The only other important cognomen of the Mucii was Cordus, borne by some of the Scaevolae. According to some traditions, Gaius Mucius was originally surnamed Cordus, and assumed the surname Scaevola on account of his deed before Porsena. However, it may be that the tradition concerning his right hand was a later addition to the story, intended to explain the descent of the Mucii Scaevolae from one of the heroes of the Republic. Although Gaius Mucius was a patrician, the later Mucii Scaevolae were plebeians.

==Members==

- Gaius Mucius Scaevola, attempted the life of Lars Porsena, c. 508 BC.
- Publius Mucius Scaevola, tribune of the plebs in 486 BC, supposedly burned nine of his colleagues for conspiring with the consul Spurius Cassius Vecellinus.
- Publius Mucius Scaevola, father of the praetor of 215 BC.
- Quintus Mucius P. f. Scaevola, praetor in 215 BC, received Sardinia as his province. His command there was prolonged for three years. He may have been consul in 220.
- Publius Mucius Q. f. P. n. Scaevola, praetor in 179 BC, and consul in 175, triumphed over the Ligures.
- Quintus Mucius Q. f. P. n. Scaevola, praetor in 179 BC, and consul in 174.
- Publius Mucius (P. f. Q. n.) Scaevola, consul in 133 BC; two years later he succeeded his brother, Publius Licinius Crassus Dives Mucianus, as Pontifex Maximus. He was regarded as one of the founders of the jus civile.
- Publius Licinius Crassus Dives Mucianus, Pontifex Maximus, and consul in 131 BC; he was defeated and killed by Aristonicus.
- Quintus Mucius Q. f. Q. n. Scaevola, called the augur, consul in 117 BC.
- Mucia Q. f. Q. n., the elder daughter of Quintus Mucius Scaevola, the augur, married Lucius Licinius Crassus, the orator, who was consul in 95 BC, and the colleague of Mucia's cousin, Quintus Mucius Scaevola.
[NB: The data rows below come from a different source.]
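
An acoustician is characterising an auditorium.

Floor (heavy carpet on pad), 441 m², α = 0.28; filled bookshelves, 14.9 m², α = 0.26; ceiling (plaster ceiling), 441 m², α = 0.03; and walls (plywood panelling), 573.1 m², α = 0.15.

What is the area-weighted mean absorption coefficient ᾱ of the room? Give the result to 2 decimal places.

Total surface area S = 1470.0 m².
Weighted sum Σ Sα = 226.549.
ᾱ = A/S = 0.15.

0.15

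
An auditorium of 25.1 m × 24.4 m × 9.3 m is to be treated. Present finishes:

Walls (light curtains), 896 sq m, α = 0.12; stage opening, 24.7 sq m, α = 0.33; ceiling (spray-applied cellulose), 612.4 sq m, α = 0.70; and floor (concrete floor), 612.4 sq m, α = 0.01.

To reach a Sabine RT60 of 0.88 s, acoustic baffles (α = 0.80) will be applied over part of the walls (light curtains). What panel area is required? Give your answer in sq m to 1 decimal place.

722.9

Total absorption A₁ = 896*0.12 + 24.7*0.33 + 612.4*0.70 + 612.4*0.01
  = 107.520 + 8.151 + 428.680 + 6.124 = 550.475 sq m sabins.
Required A₂ = 0.161·5695.692/0.88 = 1042.053 sabins.
ΔA needed = 1042.053 − 550.475 = 491.578 sabins.
Net gain per sq m: Δα = 0.80 − 0.12 = 0.68.
Panel area = 491.578 / 0.68 = 722.9 sq m.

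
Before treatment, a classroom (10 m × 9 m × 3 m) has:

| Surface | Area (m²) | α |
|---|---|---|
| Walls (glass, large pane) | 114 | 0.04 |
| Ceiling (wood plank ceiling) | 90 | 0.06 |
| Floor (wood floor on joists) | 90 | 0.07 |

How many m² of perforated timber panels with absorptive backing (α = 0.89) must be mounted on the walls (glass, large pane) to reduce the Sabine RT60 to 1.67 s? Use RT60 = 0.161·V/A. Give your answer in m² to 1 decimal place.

Summing Sᵢαᵢ: 4.560 + 5.400 + 6.300 → A₁ = 16.260 sabins.
Required A₂ = 0.161·270/1.67 = 26.030 sabins.
Absorption to add: 26.030 − 16.260 = 9.770 sabins.
Net gain per m²: Δα = 0.89 − 0.04 = 0.85.
Area = ΔA/Δα = 9.770/0.85 = 11.5 m².

11.5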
- Tertia Mucia Q. f. Q. n., better known as Mucia Tertia, the younger daughter of the augur, married Gnaeus Pompeius, the triumvir.
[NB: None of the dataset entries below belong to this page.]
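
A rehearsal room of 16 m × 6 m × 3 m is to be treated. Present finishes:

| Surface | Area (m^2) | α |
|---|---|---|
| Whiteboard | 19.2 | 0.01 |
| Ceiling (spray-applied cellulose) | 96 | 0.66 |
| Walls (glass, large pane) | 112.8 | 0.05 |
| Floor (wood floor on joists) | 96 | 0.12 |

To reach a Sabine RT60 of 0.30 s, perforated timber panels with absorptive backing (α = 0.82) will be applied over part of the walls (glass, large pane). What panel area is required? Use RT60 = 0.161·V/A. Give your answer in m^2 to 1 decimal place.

Equivalent absorption area: A₁ = 19.2*0.01 + 96*0.66 + 112.8*0.05 + 96*0.12 = 80.712 m^2.
Required A₂ = 0.161·288/0.30 = 154.560 sabins.
Absorption to add: 154.560 − 80.712 = 73.848 sabins.
Each m^2 of panel replacing the walls (glass, large pane) adds (0.82 − 0.05) = 0.77 sabins.
Area = ΔA/Δα = 73.848/0.77 = 95.9 m^2.

95.9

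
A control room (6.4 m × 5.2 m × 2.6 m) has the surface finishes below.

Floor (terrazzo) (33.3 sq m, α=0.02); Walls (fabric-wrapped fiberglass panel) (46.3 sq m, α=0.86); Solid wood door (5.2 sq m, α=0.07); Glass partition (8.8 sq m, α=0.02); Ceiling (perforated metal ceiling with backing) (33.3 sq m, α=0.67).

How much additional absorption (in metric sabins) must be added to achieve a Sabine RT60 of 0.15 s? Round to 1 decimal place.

Total absorption A₁ = 33.3×0.02 + 46.3×0.86 + 5.2×0.07 + 8.8×0.02 + 33.3×0.67
  = 0.666 + 39.818 + 0.364 + 0.176 + 22.311 = 63.335 sq m sabins.
V = 86.528 m³. Required absorption A₂ = 0.161 × 86.528 / 0.15 = 92.873 sabins.
ΔA = A₂ − A₁ = 92.873 − 63.335 = 29.5 sabins.

29.5 sabins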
- Quintus Mucius P. f. (P. n.) Scaevola, consul in 95 BC and Pontifex Maximus, was murdered at the temple of Vesta by order of the younger Marius.
- Publius Mucius Scaevola, triumvir monetalis in 70 BC, then pontifex from 69. He used the cognomen Cordus on his coins, in order to highlight his descent from the mythical Scaevola.
- Gaius Mucius Scaevola, one of the quindecimviri sacris faciundis in 17 BC.
- Gaius Licinius Mucianus, consul in AD 52, 70, and 75; a general, statesman, orator, and historian praised by Tacitus, he was a strong supporter of Vespasian.